Member of the Nebraska Public Service Commission from the 4th district
- In office January 9, 1969 – January 7, 1993
- Preceded by: District created
- Succeeded by: Rod Johnson

Member of the Nebraska Legislature
- In office January 9, 1963 – December 5, 1968
- Preceded by: Joe Vosoba
- Succeeded by: Theodore Wenzlaff
- Constituency: 23rd district (1963–1965) 32nd district (1965–1969)

Personal details
- Born: February 9, 1926 York County, Nebraska
- Died: November 22, 2006 (aged 80) Lincoln, Nebraska
- Party: Republican
- Spouse: Marie Elizabeth Larsen ​ ​(m. 1952)​
- Children: 2 (Luann Marie, Eric Clark)

= Eric Rasmussen (politician) =

American politician (1926–2006)

Eric C. Rasmussen (February 9, 1926 – November 22, 2006) was a Republican politician from Nebraska who served as a member of the Nebraska Public Service Commission from the 4th district from 1969 to 1993 and as a member of the Nebraska Legislature from 1963 to 1968.

==Early career==
Rasmussen was born in York County, Nebraska, and served in the U.S. Army during World War II. Upon his return to Nebraska, he took up farming, and became the vice president of the Nebraska Cooperative Council.

==Nebraska Legislature==
In 1962, Democratic State Senator Joe Vosoba announced that he would not seek re-election to a third term, and Rasmussen ran to succeed him in the 23rd district, which included Fillmore and Saline counties. In the nonpartisan primary, he faced former State Senator C. C. Lillibridge and farmer Karl Brinkman. Rasmussen narrowly placed second in the primary, winning 36 percent of the vote to Lillibridge's 38 percent, and the two advanced to the general election. Rasmussen defeated Lillibridge to win his first term in the legislature, 54–46 percent.

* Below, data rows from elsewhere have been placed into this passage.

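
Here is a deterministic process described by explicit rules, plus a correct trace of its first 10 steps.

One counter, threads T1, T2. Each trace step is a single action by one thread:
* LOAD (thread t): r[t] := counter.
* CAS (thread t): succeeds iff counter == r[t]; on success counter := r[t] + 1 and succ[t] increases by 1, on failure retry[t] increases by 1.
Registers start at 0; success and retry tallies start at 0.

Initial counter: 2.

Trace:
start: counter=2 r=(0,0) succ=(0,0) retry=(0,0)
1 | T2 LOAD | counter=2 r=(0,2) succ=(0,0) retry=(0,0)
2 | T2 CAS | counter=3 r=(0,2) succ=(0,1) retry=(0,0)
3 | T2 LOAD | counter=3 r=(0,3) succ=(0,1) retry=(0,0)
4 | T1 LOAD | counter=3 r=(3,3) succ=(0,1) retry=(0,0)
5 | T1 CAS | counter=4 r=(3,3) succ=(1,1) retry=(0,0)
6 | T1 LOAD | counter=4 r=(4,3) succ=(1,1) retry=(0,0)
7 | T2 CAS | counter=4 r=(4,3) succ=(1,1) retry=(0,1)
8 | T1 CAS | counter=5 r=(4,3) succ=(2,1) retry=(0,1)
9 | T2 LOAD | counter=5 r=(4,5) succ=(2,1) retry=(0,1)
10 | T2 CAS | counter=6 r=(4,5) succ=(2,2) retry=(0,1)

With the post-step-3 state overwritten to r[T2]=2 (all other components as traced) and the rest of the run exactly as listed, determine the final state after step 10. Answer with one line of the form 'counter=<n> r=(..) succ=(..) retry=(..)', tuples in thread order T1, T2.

state after step 3 := counter=3 r=(0,2) succ=(0,1) retry=(0,0)
4 | T1 LOAD | counter=3 r=(3,2) succ=(0,1) retry=(0,0)
5 | T1 CAS | counter=4 r=(3,2) succ=(1,1) retry=(0,0)
6 | T1 LOAD | counter=4 r=(4,2) succ=(1,1) retry=(0,0)
7 | T2 CAS | counter=4 r=(4,2) succ=(1,1) retry=(0,1)
8 | T1 CAS | counter=5 r=(4,2) succ=(2,1) retry=(0,1)
9 | T2 LOAD | counter=5 r=(4,5) succ=(2,1) retry=(0,1)
10 | T2 CAS | counter=6 r=(4,5) succ=(2,2) retry=(0,1)

counter=6 r=(4,5) succ=(2,2) retry=(0,1)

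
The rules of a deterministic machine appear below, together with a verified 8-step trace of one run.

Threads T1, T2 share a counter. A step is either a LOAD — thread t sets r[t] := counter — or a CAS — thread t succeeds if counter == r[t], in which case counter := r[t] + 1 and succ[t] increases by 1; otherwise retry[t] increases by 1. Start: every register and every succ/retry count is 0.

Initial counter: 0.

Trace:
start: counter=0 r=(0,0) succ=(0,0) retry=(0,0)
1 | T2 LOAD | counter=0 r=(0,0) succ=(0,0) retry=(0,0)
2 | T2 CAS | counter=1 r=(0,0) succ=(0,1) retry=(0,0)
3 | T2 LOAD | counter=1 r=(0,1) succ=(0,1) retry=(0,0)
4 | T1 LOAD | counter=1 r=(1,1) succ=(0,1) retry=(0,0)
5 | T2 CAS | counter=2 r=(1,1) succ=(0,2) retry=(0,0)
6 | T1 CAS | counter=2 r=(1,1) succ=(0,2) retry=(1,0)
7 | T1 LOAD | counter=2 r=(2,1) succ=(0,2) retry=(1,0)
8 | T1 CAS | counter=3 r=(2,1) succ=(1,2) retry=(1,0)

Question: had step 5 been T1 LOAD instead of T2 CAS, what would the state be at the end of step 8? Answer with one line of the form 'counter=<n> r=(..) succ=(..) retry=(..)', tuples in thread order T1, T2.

(re-executing from step 5 with the substitution; state before step 5: counter=1 r=(1,1) succ=(0,1) retry=(0,0))
5 | T1 LOAD | counter=1 r=(1,1) succ=(0,1) retry=(0,0)
6 | T1 CAS | counter=2 r=(1,1) succ=(1,1) retry=(0,0)
7 | T1 LOAD | counter=2 r=(2,1) succ=(1,1) retry=(0,0)
8 | T1 CAS | counter=3 r=(2,1) succ=(2,1) retry=(0,0)

counter=3 r=(2,1) succ=(2,1) retry=(0,0)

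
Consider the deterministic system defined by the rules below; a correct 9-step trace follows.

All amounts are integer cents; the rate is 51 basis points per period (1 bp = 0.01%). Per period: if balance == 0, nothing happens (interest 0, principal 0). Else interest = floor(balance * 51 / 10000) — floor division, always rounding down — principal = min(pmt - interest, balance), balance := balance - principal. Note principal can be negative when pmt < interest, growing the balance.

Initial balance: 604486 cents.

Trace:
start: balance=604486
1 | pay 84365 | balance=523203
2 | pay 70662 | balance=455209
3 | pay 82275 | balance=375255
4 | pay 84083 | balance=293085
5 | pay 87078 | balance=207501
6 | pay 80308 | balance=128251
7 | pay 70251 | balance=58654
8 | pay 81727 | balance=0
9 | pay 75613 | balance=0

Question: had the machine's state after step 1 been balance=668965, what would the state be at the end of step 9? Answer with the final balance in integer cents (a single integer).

state after step 1 := balance=668965
2 | pay 70662 | balance=601714
3 | pay 82275 | balance=522507
4 | pay 84083 | balance=441088
5 | pay 87078 | balance=356259
6 | pay 80308 | balance=277767
7 | pay 70251 | balance=208932
8 | pay 81727 | balance=128270
9 | pay 75613 | balance=53311

53311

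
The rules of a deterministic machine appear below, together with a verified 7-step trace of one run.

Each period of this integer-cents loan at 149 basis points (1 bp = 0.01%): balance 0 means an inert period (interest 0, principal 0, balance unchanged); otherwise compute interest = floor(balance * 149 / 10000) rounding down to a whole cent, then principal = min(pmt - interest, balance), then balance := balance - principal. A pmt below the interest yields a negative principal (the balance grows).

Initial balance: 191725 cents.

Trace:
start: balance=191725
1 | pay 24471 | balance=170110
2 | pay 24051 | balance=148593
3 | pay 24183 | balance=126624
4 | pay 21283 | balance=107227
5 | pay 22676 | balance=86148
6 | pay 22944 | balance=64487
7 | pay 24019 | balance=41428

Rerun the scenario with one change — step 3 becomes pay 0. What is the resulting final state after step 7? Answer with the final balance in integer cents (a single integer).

67086

(re-executing from step 3 with the substitution; state before step 3: balance=148593)
3 | pay 0 | balance=150807
4 | pay 21283 | balance=131771
5 | pay 22676 | balance=111058
6 | pay 22944 | balance=89768
7 | pay 24019 | balance=67086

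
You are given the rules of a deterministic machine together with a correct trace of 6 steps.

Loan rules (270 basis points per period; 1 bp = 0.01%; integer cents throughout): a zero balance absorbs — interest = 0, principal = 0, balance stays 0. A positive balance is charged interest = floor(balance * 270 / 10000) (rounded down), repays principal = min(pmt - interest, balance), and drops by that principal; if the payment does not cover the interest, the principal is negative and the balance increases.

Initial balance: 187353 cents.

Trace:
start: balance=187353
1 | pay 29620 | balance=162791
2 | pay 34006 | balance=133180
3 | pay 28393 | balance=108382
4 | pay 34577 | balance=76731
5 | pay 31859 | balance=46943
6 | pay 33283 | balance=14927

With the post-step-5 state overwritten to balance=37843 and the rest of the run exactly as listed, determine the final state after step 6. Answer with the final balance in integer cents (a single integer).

5581

state after step 5 := balance=37843
6 | pay 33283 | balance=5581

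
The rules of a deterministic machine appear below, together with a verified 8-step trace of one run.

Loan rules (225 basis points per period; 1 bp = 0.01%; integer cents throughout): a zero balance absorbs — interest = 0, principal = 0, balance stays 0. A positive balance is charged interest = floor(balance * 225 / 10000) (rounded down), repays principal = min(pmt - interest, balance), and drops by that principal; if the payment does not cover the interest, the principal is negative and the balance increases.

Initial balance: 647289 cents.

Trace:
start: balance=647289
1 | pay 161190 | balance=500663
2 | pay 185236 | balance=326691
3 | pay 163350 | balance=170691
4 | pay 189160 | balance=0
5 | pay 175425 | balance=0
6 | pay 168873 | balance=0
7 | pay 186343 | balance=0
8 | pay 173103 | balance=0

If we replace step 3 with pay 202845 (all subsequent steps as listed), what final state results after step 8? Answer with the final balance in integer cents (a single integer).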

Rasmussen ran for re-election in 1964, and was challenged by Sherman Ashby, a funeral director and farmer from Geneva. In 1962, Nebraska voters approved a constitutional amendment extending legislative terms to four years and requiring redistricting. As a result of the redistricting, Rasmussen's district was redrawn, and he ran for re-election in the 32nd district, which included Clay, Fillmore, and Thayer counties. In the primary election, Rasmussen placed first, winning 54 percent of the vote to Ashby's 46 percent, and he won re-election in the general election by the same margin.

In 1966, Rasmussen ran for a full four-year term. He was challenged by Max Ball, a University of Nebraska student. In the primary election, Rasmussen placed first by a wide margin, winning 69 percent of the vote. In the general election, Rasmussen defeated Nall in a landslide, winning 72–28 percent.

After being elected to the Public Service Commission in 1968, Rasmussen resigned from the legislature, effective December 5, 1968, so that Governor Norbert Tiemann could appoint a successor prior to the start of a special legislative session that began on December 9.

==Nebraska Public Service Commission==
In 1968, Rasmussen announced that he would run for a seat on the Nebraska Railway Commission. Following the expansion of the commission to five members and the creation of districts in 1963, Rasmussen ran in the 4th district, which included most of western Nebraska. In the Republican primary, Rasmussen faced incumbent Commissioner Robert Marland, who had been appointed in 1967 to an at-large seat; farmer Lynn Johnson; construction equipment salesman Vernon Johnson; railroad depot agent Russell Manson; and housewife Eleanor Sack. Rasmussen won a narrowly plurality, receiving 29 percent of the vote to Marland's 21 percent. In the general election, Rasmussen faced Al Bonta, the publisher of the Fillmore County News and the Democratic nominee. Rasmussen defeated Bonta in a landslide, winning his first term on the commission 69–31 percent.

Rasmussen ran for re-election in 1974. He was unopposed in the Republican primary, and faced farmer John Jacobs, the Democratic nominee, in the general election. Rasmussen defeated Jacobs, winning 56 percent of the vote to Jacobs's 44 percent.

In 1980, Rasmussen sought a third term on the commission. He was challenged by former York City Councilman Jerry Hoffmaster in the Republican primary. Hoffmaster was encouraged to challenge Rasmussen by fellow Commissioner Jack Romans, and Rasmussen alleged that Romans and Commissioner Duane Gay helped Hoffmaster raise funds from telephone companies doing business before the commission. Rasmussen defeated Hoffmaster by a wide margin, winning the primary 68–32 percent. In the general election, he was opposed by Elwood Mink, the owner of a delivery service. Rasmussen defeated Mink in a landslide, receiving 75 percent of the vote to Mink's 25 percent.

Rasmussen sought a fourth term in 1986, and was unopposed in the Republican primary. He faced no opponent in the general election, and won re-election uncontested. He declined to seek re-election in 1992.

==Death==
Rasmussen died on November 22, 2006.